On Good Friday in the year of COVID. I was not praying or cleaning but lying under the covers because the power had gone out. It had been a month since the lockdown and a downed hydro wire which at one time seemed at worst inconvenient, now seemed ominous.

The fire alarm rang in my apartment for an hour straight and because we were all socially isolated -no one came out of our flats. If there had been a real fire we would have turned to ash. But there was no fire, as the alarms were on some system that couldn’t be shut down until the fire department checked every nook and cranny apartment was getting cold.  I kept opening and closing my door to check what was going on. The hallway was pitch black, and near the front door stood the odd man from the second floor, There are a disproportionate number of odd men for such a small building but this was the odd duck who long before the virus hit ritualistically washed door handles and cleaned his shoes every time he left the building. God help you if you ever were in a hurry.

But he stood there in silhouette, and when I asked if he knew what was going on, he turned to me and whispered,

“It’s the virus. It must be the end of the world.” 

On another day, I would’ve found him amusing, but isolating in my apartment had robbed me of my smiles. I turned away from him, went back into the apartment and locked the door, and pulled the covers up over me, hoping if the world was going to end it would end while I was asleep.

On Easter Sunday I was still alive. A glimmer of sun roused me from my slumber and as I wiped the sleep from my eyes, my brother texted that mom was outside her church, with locked doors and peeling bells.

For my mother, church was an essential service, something she had rarely missed in her 89 years. Perhaps once or twice when she had a baby or there was a snowstorm, but she could count the number of absences on one hand. Even when my brother was dying, she drove to the nearest church to make her Sunday obligation.

We often criticized her ritualistic form of faith. For blessing herself with the sign of the cross when we drove past a church, her prayers laid out in the same way, and in the same order. It seemed less like faith and more like some form of OCD. Something she did out of fear of going to Hell rather than getting into heaven.

But as I got older, I see our similarities – in not just our faces-there is no escaping the fact we had the same face-but also our attachment to ritual. Like her, I don’t do well without it. Every morning, I drop to my knees, ask for help for the day, make coffee, write my gratitude, and go for my walk. If I miss any of these things for more than a few days, I start to feel disconnected from myself.

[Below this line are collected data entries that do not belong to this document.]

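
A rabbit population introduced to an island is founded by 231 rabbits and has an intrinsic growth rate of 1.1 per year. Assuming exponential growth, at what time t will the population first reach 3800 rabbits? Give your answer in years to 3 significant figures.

2.55 years

Set N₀·e^(rt) = 3800: e^(1.1·t) = 3800/231 = 16.45.
1.1·t = ln(16.45) = 2.8003, so t = 2.8003/1.1 = 2.5458.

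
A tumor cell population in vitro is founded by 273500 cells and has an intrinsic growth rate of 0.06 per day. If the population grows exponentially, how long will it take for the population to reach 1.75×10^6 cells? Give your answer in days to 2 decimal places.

Set N₀·e^(rt) = 1.75×10^6: e^(0.06·t) = 1.75×10^6/273500 = 6.3985.
0.06·t = ln(6.3985) = 1.8561, so t = 1.8561/0.06 = 30.934.

30.93 days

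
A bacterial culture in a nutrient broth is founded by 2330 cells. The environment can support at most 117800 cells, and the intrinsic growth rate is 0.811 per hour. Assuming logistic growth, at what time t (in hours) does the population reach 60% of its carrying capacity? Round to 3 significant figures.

5.31 hours

A = (K − N₀)/N₀ = (117800 − 2330)/2330 = 49.558.
Solve 117800/(1 + 49.558·e^(−0.811t)) = 70680: 1 + 49.558·e^(−0.811t) = 1.6667, so e^(−0.811t) = 0.0134523.
−0.811·t = ln(0.0134523) = -4.3086, so t = 4.3086/0.811 = 5.3127.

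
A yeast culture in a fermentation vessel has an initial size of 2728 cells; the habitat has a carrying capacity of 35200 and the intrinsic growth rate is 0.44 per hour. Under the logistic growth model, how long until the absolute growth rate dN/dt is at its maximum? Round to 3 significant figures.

Logistic growth is fastest at N = K/2 = 17600.
A = (K − N₀)/N₀ = 11.903. Set K/(1 + A·e^(−rt)) = K/2 → A·e^(−rt) = 1.
e^(−0.44t) = 1/11.903 = 0.0840108, so t = ln(11.903)/0.44 = 2.4768/0.44 = 5.6291.

5.63 hours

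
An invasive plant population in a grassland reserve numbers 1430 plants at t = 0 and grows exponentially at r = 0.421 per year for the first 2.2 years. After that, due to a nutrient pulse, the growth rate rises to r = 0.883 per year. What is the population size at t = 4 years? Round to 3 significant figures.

17700 plants

Phase 1: N(2.2) = 1430·e^(0.421×2.2) = 1430·e^0.9262 = 3610.6.
Phase 2 runs for 4 − 2.2 = 1.8 years at r = 0.883.
N(4) = 3610.6·e^(0.883×1.8) = 3610.6·e^1.589 = 17694.9.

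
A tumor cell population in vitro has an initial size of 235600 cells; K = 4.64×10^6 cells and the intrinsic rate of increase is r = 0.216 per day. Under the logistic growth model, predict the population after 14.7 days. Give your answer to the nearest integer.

A = (K − N₀)/N₀ = (4.64×10^6 − 235600)/235600 = 18.694.
N(t) = K/(1 + A·e^(−rt)) = 4.64×10^6/(1 + 18.694×e^(−0.216×14.7)).
e^(−3.175) = 0.041786; denominator = 1 + 18.694×0.041786 = 1.7812.
N = 4.64×10^6/1.7812 = 2.605045×10^6.

2605045 cells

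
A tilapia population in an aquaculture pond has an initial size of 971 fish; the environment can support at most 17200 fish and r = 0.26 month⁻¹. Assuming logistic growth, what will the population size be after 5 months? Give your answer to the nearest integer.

A = (K − N₀)/N₀ = (17200 − 971)/971 = 16.714.
N(t) = K/(1 + A·e^(−rt)) = 17200/(1 + 16.714×e^(−0.26×5)).
e^(−1.3) = 0.27253; denominator = 1 + 16.714×0.27253 = 5.555.
N = 17200/5.555 = 3096.3.

3096 fish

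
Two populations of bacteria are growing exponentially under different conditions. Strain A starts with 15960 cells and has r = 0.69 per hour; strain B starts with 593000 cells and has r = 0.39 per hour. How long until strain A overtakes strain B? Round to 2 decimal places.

12.05 hours

Set 15960·e^(0.69t) = 593000·e^(0.39t).
e^((0.69 − 0.39)t) = 593000/15960 → e^(0.3·t) = 37.155.
0.3·t = ln(37.155) = 3.6151, so t = 3.6151/0.3 = 12.05.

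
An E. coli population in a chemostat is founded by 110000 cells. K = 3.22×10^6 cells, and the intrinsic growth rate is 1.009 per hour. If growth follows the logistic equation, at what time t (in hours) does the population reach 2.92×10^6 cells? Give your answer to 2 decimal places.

5.57 hours

A = (K − N₀)/N₀ = (3.22×10^6 − 110000)/110000 = 28.273.
Solve 3.22×10^6/(1 + 28.273·e^(−1.009t)) = 2.92×10^6: 1 + 28.273·e^(−1.009t) = 1.1027, so e^(−1.009t) = 0.00363388.
−1.009·t = ln(0.00363388) = -5.6175, so t = 5.6175/1.009 = 5.5673.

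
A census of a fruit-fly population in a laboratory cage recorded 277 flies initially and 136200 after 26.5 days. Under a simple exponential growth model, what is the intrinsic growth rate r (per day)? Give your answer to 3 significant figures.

From N(t) = N₀·e^(rt): e^(r·26.5) = 136200/277 = 491.7.
r·26.5 = ln(491.7) = 6.1979, so r = 6.1979/26.5 = 0.23388.

0.234 per day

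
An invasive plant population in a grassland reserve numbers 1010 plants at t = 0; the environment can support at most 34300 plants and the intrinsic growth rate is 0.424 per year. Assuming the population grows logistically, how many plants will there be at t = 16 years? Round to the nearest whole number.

A = (K − N₀)/N₀ = (34300 − 1010)/1010 = 32.96.
N(t) = K/(1 + A·e^(−rt)) = 34300/(1 + 32.96×e^(−0.424×16)).
e^(−6.784) = 0.0011317; denominator = 1 + 32.96×0.0011317 = 1.0373.
N = 34300/1.0373 = 33066.5.

33067 plants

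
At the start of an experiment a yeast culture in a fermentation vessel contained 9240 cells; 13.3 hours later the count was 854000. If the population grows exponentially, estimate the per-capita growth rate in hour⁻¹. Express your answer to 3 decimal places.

From N(t) = N₀·e^(rt): e^(r·13.3) = 854000/9240 = 92.424.
r·13.3 = ln(92.424) = 4.5264, so r = 4.5264/13.3 = 0.34033.

0.340 per hour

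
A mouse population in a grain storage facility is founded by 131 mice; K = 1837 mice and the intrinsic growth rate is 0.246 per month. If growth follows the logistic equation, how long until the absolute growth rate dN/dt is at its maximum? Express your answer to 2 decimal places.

Logistic growth is fastest at N = K/2 = 918.5.
A = (K − N₀)/N₀ = 13.023. Set K/(1 + A·e^(−rt)) = K/2 → A·e^(−rt) = 1.
e^(−0.246t) = 1/13.023 = 0.0767878, so t = ln(13.023)/0.246 = 2.5667/0.246 = 10.434.

10.43 months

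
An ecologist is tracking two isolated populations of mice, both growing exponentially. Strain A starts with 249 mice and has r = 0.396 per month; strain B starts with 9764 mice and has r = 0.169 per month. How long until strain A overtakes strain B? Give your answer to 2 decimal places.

Set 249·e^(0.396t) = 9764·e^(0.169t).
e^((0.396 − 0.169)t) = 9764/249 → e^(0.227·t) = 39.213.
0.227·t = ln(39.213) = 3.669, so t = 3.669/0.227 = 16.163.

16.16 months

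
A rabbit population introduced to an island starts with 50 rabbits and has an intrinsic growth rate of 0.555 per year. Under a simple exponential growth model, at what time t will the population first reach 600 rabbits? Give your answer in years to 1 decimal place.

Set N₀·e^(rt) = 600: e^(0.555·t) = 600/50 = 12.
0.555·t = ln(12) = 2.4849, so t = 2.4849/0.555 = 4.4773.

4.5 years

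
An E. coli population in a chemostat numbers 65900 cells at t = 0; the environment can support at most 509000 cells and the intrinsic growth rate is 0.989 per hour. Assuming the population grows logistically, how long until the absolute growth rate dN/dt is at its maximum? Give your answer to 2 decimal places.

1.93 hours

Logistic growth is fastest at N = K/2 = 254500.
A = (K − N₀)/N₀ = 6.7238. Set K/(1 + A·e^(−rt)) = K/2 → A·e^(−rt) = 1.
e^(−0.989t) = 1/6.7238 = 0.148725, so t = ln(6.7238)/0.989 = 1.9057/0.989 = 1.9269.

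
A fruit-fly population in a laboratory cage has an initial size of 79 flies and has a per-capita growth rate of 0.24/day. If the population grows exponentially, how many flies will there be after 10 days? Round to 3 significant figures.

871 flies

N(t) = N₀·e^(rt) = 79 × e^(0.24×10) = 79 × e^2.4.
e^2.4 ≈ 11.023, so N ≈ 79 × 11.023 = 870.831.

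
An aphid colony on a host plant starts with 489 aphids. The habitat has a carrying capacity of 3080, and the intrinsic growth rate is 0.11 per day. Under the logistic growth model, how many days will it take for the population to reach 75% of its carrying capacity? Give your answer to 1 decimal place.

25.1 days

A = (K − N₀)/N₀ = (3080 − 489)/489 = 5.2986.
Solve 3080/(1 + 5.2986·e^(−0.11t)) = 2310: 1 + 5.2986·e^(−0.11t) = 1.3333, so e^(−0.11t) = 0.0629101.
−0.11·t = ln(0.0629101) = -2.766, so t = 2.766/0.11 = 25.146.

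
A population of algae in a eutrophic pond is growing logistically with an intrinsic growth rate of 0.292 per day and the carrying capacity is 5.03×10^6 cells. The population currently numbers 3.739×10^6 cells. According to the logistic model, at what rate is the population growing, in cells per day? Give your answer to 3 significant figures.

280000 cells per day

dN/dt = rN(1 − N/K) = 0.292 × 3.739×10^6 × (1 − 3.739×10^6/5.03×10^6).
1 − 3.739×10^6/5.03×10^6 = 0.25666; dN/dt = 0.292 × 3.739×10^6 × 0.25666 = 2.80218×10^5.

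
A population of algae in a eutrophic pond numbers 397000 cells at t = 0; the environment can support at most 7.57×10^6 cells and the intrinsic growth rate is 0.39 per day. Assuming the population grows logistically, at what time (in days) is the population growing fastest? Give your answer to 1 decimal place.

Logistic growth is fastest at N = K/2 = 3.785×10^6.
A = (K − N₀)/N₀ = 18.068. Set K/(1 + A·e^(−rt)) = K/2 → A·e^(−rt) = 1.
e^(−0.39t) = 1/18.068 = 0.0553464, so t = ln(18.068)/0.39 = 2.8941/0.39 = 7.4209.

7.4 days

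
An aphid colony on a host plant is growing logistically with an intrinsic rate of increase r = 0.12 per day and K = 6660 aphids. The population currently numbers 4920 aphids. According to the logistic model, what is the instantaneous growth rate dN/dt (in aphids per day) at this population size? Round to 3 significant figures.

154 aphids per day

dN/dt = rN(1 − N/K) = 0.12 × 4920 × (1 − 4920/6660).
1 − 4920/6660 = 0.26126; dN/dt = 0.12 × 4920 × 0.26126 = 154.25.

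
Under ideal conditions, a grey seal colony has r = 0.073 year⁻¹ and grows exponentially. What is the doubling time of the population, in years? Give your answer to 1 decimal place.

9.5 years

Doubling time t_d = ln(2)/r = 0.6931/0.073 = 9.4952.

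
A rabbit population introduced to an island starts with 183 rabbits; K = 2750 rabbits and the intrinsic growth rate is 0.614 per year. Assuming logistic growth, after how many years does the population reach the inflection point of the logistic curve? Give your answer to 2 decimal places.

4.30 years

Logistic growth is fastest at N = K/2 = 1375.
A = (K − N₀)/N₀ = 14.027. Set K/(1 + A·e^(−rt)) = K/2 → A·e^(−rt) = 1.
e^(−0.614t) = 1/14.027 = 0.0712894, so t = ln(14.027)/0.614 = 2.641/0.614 = 4.3013.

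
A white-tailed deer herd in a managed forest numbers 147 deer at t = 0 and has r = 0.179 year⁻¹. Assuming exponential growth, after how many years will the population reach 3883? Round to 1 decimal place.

Set N₀·e^(rt) = 3883: e^(0.179·t) = 3883/147 = 26.415.
0.179·t = ln(26.415) = 3.2739, so t = 3.2739/0.179 = 18.29.

18.3 years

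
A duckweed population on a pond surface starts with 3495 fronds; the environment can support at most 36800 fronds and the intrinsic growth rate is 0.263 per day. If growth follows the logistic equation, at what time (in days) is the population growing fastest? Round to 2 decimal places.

8.57 days

Logistic growth is fastest at N = K/2 = 18400.
A = (K − N₀)/N₀ = 9.5293. Set K/(1 + A·e^(−rt)) = K/2 → A·e^(−rt) = 1.
e^(−0.263t) = 1/9.5293 = 0.104939, so t = ln(9.5293)/0.263 = 2.2544/0.263 = 8.5718.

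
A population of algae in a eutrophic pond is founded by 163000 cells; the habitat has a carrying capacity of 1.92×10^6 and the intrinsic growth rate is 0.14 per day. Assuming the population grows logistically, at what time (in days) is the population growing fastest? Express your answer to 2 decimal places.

16.98 days

Logistic growth is fastest at N = K/2 = 960000.
A = (K − N₀)/N₀ = 10.779. Set K/(1 + A·e^(−rt)) = K/2 → A·e^(−rt) = 1.
e^(−0.14t) = 1/10.779 = 0.0927718, so t = ln(10.779)/0.14 = 2.3776/0.14 = 16.983.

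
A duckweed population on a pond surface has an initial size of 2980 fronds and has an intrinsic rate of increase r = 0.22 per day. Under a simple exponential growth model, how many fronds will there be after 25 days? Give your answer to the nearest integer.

N(t) = N₀·e^(rt) = 2980 × e^(0.22×25) = 2980 × e^5.5.
e^5.5 ≈ 244.69, so N ≈ 2980 × 244.69 = 729182.

729182 fronds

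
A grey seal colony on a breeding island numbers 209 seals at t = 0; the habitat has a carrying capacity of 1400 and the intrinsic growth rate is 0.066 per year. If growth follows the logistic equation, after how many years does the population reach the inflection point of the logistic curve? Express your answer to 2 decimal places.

Logistic growth is fastest at N = K/2 = 700.
A = (K − N₀)/N₀ = 5.6986. Set K/(1 + A·e^(−rt)) = K/2 → A·e^(−rt) = 1.
e^(−0.066t) = 1/5.6986 = 0.175483, so t = ln(5.6986)/0.066 = 1.7402/0.066 = 26.367.

26.37 years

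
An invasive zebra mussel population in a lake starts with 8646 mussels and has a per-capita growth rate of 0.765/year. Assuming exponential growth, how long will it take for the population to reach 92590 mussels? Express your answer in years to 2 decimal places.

3.10 years

Set N₀·e^(rt) = 92590: e^(0.765·t) = 92590/8646 = 10.709.
0.765·t = ln(10.709) = 2.3711, so t = 2.3711/0.765 = 3.0995.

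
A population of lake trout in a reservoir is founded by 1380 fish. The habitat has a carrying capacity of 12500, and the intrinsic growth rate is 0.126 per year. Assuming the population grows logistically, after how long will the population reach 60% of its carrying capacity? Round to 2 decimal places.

19.78 years

A = (K − N₀)/N₀ = (12500 − 1380)/1380 = 8.058.
Solve 12500/(1 + 8.058·e^(−0.126t)) = 7500: 1 + 8.058·e^(−0.126t) = 1.6667, so e^(−0.126t) = 0.0827338.
−0.126·t = ln(0.0827338) = -2.4921, so t = 2.4921/0.126 = 19.779.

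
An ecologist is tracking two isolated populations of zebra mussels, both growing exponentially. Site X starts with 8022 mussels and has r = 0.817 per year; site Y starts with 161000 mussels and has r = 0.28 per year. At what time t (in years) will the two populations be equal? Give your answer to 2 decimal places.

Set 8022·e^(0.817t) = 161000·e^(0.28t).
e^((0.817 − 0.28)t) = 161000/8022 → e^(0.537·t) = 20.07.
0.537·t = ln(20.07) = 2.9992, so t = 2.9992/0.537 = 5.5851.

5.59 years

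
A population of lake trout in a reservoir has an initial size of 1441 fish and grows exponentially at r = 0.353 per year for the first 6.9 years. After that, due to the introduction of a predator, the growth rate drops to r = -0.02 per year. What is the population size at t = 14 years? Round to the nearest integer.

14283 fish

Phase 1: N(6.9) = 1441·e^(0.353×6.9) = 1441·e^2.436 = 16461.7.
Phase 2 runs for 14 − 6.9 = 7.1 years at r = -0.02.
N(14) = 16461.7·e^(-0.02×7.1) = 16461.7·e^-0.142 = 14282.5.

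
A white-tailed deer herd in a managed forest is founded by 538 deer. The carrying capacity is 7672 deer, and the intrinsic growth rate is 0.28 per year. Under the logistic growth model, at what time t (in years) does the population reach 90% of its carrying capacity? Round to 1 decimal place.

17.1 years

A = (K − N₀)/N₀ = (7672 − 538)/538 = 13.26.
Solve 7672/(1 + 13.26·e^(−0.28t)) = 6904.8: 1 + 13.26·e^(−0.28t) = 1.1111, so e^(−0.28t) = 0.00837928.
−0.28·t = ln(0.00837928) = -4.782, so t = 4.782/0.28 = 17.079.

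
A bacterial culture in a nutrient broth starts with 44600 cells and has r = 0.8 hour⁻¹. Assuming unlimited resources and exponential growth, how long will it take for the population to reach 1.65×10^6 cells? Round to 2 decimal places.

Set N₀·e^(rt) = 1.65×10^6: e^(0.8·t) = 1.65×10^6/44600 = 36.996.
0.8·t = ln(36.996) = 3.6108, so t = 3.6108/0.8 = 4.5135.

4.51 hours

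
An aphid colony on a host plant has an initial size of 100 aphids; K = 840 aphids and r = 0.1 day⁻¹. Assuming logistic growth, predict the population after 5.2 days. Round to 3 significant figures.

A = (K − N₀)/N₀ = (840 − 100)/100 = 7.4.
N(t) = K/(1 + A·e^(−rt)) = 840/(1 + 7.4×e^(−0.1×5.2)).
e^(−0.52) = 0.59452; denominator = 1 + 7.4×0.59452 = 5.3995.
N = 840/5.3995 = 155.571.

156 aphids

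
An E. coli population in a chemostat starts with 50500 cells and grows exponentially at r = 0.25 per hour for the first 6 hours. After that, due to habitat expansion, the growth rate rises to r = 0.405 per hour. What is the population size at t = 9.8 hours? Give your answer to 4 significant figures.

Phase 1: N(6) = 50500·e^(0.25×6) = 50500·e^1.5 = 226325.
Phase 2 runs for 9.8 − 6 = 3.8 hours at r = 0.405.
N(9.8) = 226325·e^(0.405×3.8) = 226325·e^1.539 = 1.05466×10^6.

1055000 cells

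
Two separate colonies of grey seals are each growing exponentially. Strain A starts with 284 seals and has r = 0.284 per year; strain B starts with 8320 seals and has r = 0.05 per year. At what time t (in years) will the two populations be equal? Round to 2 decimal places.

14.43 years

Set 284·e^(0.284t) = 8320·e^(0.05t).
e^((0.284 − 0.05)t) = 8320/284 → e^(0.234·t) = 29.296.
0.234·t = ln(29.296) = 3.3774, so t = 3.3774/0.234 = 14.434.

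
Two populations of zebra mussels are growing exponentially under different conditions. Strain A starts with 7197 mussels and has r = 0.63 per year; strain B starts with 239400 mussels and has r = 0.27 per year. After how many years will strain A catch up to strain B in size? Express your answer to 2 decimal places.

Set 7197·e^(0.63t) = 239400·e^(0.27t).
e^((0.63 − 0.27)t) = 239400/7197 → e^(0.36·t) = 33.264.
0.36·t = ln(33.264) = 3.5045, so t = 3.5045/0.36 = 9.7346.

9.73 years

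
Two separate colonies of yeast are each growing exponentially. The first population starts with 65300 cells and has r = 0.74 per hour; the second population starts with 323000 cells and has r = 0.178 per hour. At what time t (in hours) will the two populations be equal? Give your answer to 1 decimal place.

Set 65300·e^(0.74t) = 323000·e^(0.178t).
e^((0.74 − 0.178)t) = 323000/65300 → e^(0.562·t) = 4.9464.
0.562·t = ln(4.9464) = 1.5987, so t = 1.5987/0.562 = 2.8446.

2.8 hours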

During COVID these rituals were my essential services. My late friend Marie’s words played over and over in my mind, “Hold on to that which gives you comfort.”

The next time I saw Mom, I told her how proud I was of her for her long trek she took to go to Church to which she said,

“After all that the dang bells only rang for 5 minutes.”

“I know but walking all that way after you had driven around the backroads without permission, you’ve become quite the bad-ass, mother.”

“Am I, now?”  She said, a sly smile coming across her face. As she began to fiddle with her hands like a child playing a finger game, she whispered, ” Frog. Dish. And… what was the other word again?” over and over again.